This article discusses the need, and the right, of citizens, especially the citizens of a democracy, to have access to information on matters that affect them.
The alternative to this, at its very worst, is perhaps best described in George Orwell’s dystopian novel Nineteen Eighty-Four, where a totalitarian state systematically fabricates, modifies and destroys the information received by the general population, in order to maintain a positive perception of the ruling party. The novel carries a reminder of what Francis Bacon meant when he said that Knowledge is Power. It was largely by its own ignorance of the truth that 85% of the population in Orwell’s novel was kept subjugated.
One pertinent example from recent times of the power of information is the disclosure, by WikiLeaks, of classified information which included evidence of UK and US officials discussing the setting up a marine park in the Chagos Islands to prevent the resettlement of Chagossians in the archipelago. While the manner in which this information was accessed is questionable, one should remember that this evidence subsequently formed the basis of Mauritius’s case before the International Tribunal for the Law of the Sea.  
Access to information also becomes crucial if we are to fully play our role as citizens of a democracy. Democracy, the word, would ring hollow, if it does not depict a state characterised by government openness, transparency and accountability. The people need to be empowered by knowledge in order for them to make informed choices.

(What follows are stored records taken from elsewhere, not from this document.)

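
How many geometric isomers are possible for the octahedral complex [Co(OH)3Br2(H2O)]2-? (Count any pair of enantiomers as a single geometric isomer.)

In an octahedral complex each vertex has one trans partner and four cis neighbours.
Systematic placement gives 3 geometric isomers: OH mer, Br trans; OH mer, Br cis; OH fac, Br cis.

3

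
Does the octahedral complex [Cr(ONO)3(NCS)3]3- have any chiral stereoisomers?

no

Working through the distinct placements yields 2 geometric isomers: ONO mer; ONO fac.
Each arrangement has an internal mirror plane or centre of symmetry, so none is chiral.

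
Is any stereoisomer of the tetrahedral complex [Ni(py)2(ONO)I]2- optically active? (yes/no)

In a tetrahedral complex all four positions are equivalent and every pair of ligands is adjacent — there is no cis/trans distinction.
Only one geometric arrangement is possible.

no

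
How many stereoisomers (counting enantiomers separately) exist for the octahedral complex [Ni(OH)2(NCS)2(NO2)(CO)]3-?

In an octahedral complex each vertex has one trans partner and four cis neighbours.
The distinct arrangements are (6 in all): OH trans, NCS cis; OH cis, NCS cis (3 arrangements, 2 chiral); OH trans, NCS trans; OH cis, NCS trans.
Of these, 2 lack any improper symmetry element and so occur as enantiomeric pairs, giving 6 + 2 = 8 stereoisomers in total.

8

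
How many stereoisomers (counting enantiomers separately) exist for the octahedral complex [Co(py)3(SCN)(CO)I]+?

5

An octahedron has six vertices in three trans pairs; every non-trans pair is cis.
Working through the distinct placements yields 4 geometric isomers: py mer (3 arrangements); py fac (chiral).
One of these lacks any improper symmetry element and so occurs as an enantiomeric pair, giving 4 + 1 = 5 stereoisomers in total.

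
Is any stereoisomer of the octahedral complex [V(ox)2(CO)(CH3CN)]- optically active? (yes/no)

yes

Each ox is bidentate and must span two cis positions.
Systematic placement gives 2 geometric isomers: CO and CH3CN mutually trans; CO and CH3CN mutually cis (chiral).
One of these lacks any improper symmetry element and so occurs as an enantiomeric pair, giving 2 + 1 = 3 stereoisomers in total.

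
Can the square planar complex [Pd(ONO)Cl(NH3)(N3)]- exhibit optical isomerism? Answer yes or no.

A square has two trans pairs of vertices; adjacent vertices are cis.
There are 3 geometric isomers: (Cl/NH3 trans, N3/ONO trans); (Cl/ONO trans, N3/NH3 trans); (Cl/N3 trans, NH3/ONO trans).
Each arrangement has an internal mirror plane or centre of symmetry, so none is chiral.

no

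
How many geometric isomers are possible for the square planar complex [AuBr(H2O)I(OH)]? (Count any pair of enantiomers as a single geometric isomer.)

A square has two trans pairs of vertices; adjacent vertices are cis.
There are 3 geometric isomers: (Br/I trans, H2O/OH trans); (Br/OH trans, H2O/I trans); (Br/H2O trans, I/OH trans).

3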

It has been recognised in several countries that people have not just a need to know, but more fundamentally, a right to know. This right, of access to information, is essential in and of itself, and because it is the instrument through which other rights can be exercised. We have a right to know of matters that affect us because this is the basis of our autonomy as individuals, but also because if we do not know, this would affect our ability to meaningfully exercise other rights such as the right to vote for example.

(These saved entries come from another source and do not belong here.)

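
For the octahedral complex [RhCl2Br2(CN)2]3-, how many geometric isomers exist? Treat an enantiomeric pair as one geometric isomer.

5

The six octahedral sites form three mutually perpendicular trans pairs.
The distinct arrangements are (5 in all): Cl trans, Br trans, CN trans; Cl cis, Br trans, CN cis; Cl trans, Br cis, CN cis; Cl cis, Br cis, CN cis (chiral); Cl cis, Br cis, CN trans.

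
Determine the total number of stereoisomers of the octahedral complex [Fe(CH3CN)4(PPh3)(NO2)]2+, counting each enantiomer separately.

2

In an octahedral complex each vertex has one trans partner and four cis neighbours.
Systematic placement gives 2 geometric isomers: PPh3 and NO2 mutually trans; PPh3 and NO2 mutually cis.
Each arrangement has an internal mirror plane or centre of symmetry, so none is chiral.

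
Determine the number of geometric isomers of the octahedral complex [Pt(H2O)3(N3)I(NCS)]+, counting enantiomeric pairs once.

An octahedron has six vertices in three trans pairs; every non-trans pair is cis.
Working through the distinct placements yields 4 geometric isomers: H2O mer (3 arrangements); H2O fac (chiral).

4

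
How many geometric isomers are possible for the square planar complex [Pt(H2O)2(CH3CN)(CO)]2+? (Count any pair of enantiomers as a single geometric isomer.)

2

Working through the distinct placements yields 2 geometric isomers: H2O cis; H2O trans.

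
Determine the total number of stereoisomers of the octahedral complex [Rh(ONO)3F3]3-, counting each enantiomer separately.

2

An octahedron has six vertices in three trans pairs; every non-trans pair is cis.
Working through the distinct placements yields 2 geometric isomers: ONO mer; ONO fac.
Each arrangement has an internal mirror plane or centre of symmetry, so none is chiral.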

If the right to access information exists then, there must be a corresponding obligation to disclose information. And when the recognition of such an obligation is accompanied, as it should, by enabling legal mechanisms, there should be no need to resort to extralegal means of accessing information.
Take India for example. India’s Right to Information Act (RTI) of 2005 allows its citizens to apply for the disclosure of information held by public and quasi-public bodies, without having to furnish reasons for requesting this information. A fine is then imposed on persons who fail to provide the said information within 30 days.

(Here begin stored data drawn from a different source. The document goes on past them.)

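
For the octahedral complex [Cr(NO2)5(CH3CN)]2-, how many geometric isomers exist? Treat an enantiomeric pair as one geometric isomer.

An octahedron has six vertices in three trans pairs; every non-trans pair is cis.
Only one geometric arrangement is possible.

1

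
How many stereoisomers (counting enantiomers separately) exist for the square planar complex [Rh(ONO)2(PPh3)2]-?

2

In a square planar complex each vertex has one trans partner and two cis neighbours.
Working through the distinct placements yields 2 geometric isomers: ONO cis; ONO trans.
Each arrangement has an internal mirror plane or centre of symmetry, so none is chiral.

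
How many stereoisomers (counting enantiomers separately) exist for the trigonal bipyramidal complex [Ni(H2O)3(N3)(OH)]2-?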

The stories that have come to the fore since the inception of the Act are numerous. Corruption scams have been unearthed, lies have been exposed. One such story that has had wide-ranging implications, has been the discovery, through an RTI probe, that the planting of GM maize by the Monsanto Company was illegal because it violated bio-safety norms.
However, the right to information and the corresponding obligation to disclose information, are not absolute. Countries, including India, have recognized, to different extents, defences to the obligation of disclosure, such as commercial interests, respect for privacy and state security. While these defences may seem legitimate, it may be argued that at times, the extent to which the defences are admitted may cause the right to information to be excessively curtailed.
In South Africa, the right of access to information is a constitutional right exercised through the Promotion of Access to Information Act of 2000. However, when the information is sought from private institutions, applicants need to show that the information is needed for the exercise of a constitutional right. Theoretically, this may be acceptable. But in instances where the line between public and private is blurred, the balance has tended to tip against disclosure.
Thus, in 2005, when a citizen-action group, the Institute for Democracy in South Africa, demanded of private institutions information regarding the donations they were making to political parties, the court ruled that the general desirability of an open, transparent and accountable government could not form the basis of an obligation to furnish the said information.
More recently, the controversial Protection of State Information Bill, dubbed by critics as the “Secrecy Bill” was passed, purportedly to protect state secrets and national security. This legislation, if enacted, would create additional limitations upon the exercise of the right of access to information. It would enable public bodies to refuse to disclose information, citing “national interest” as a reason.  And because “national interest” is so broadly-defined, it would, in effect, severely constrict the range of disclosures that may be termed “lawful”. The Bill even goes to the extent of criminalising “unlawful” disclosure, as well as the possession of information thus disclosed. Anyone, including a journalist, in possession of such information could be jailed for up to 25 years.
The critics of the Bill include a group representing Nelson Mandela who had once promised that press freedom would never be compromised as long as the ANC is in power, and Archbishop Desmond Tutu who termed the Bill as “insulting.”
It is commendable that Mauritius has been studying the possibility of introducing a Freedom of Information Bill in the future. It is to be hoped that the model eventually adopted will be one where, in balancing issues such administrative, privacy and security considerations with the right to information, ultimately, public interest will be given due importance. It is only then that truly, we will attain a higher plane of transparent and accountable government, and come closer to ensuring that the democracy is a government of, by and for the people.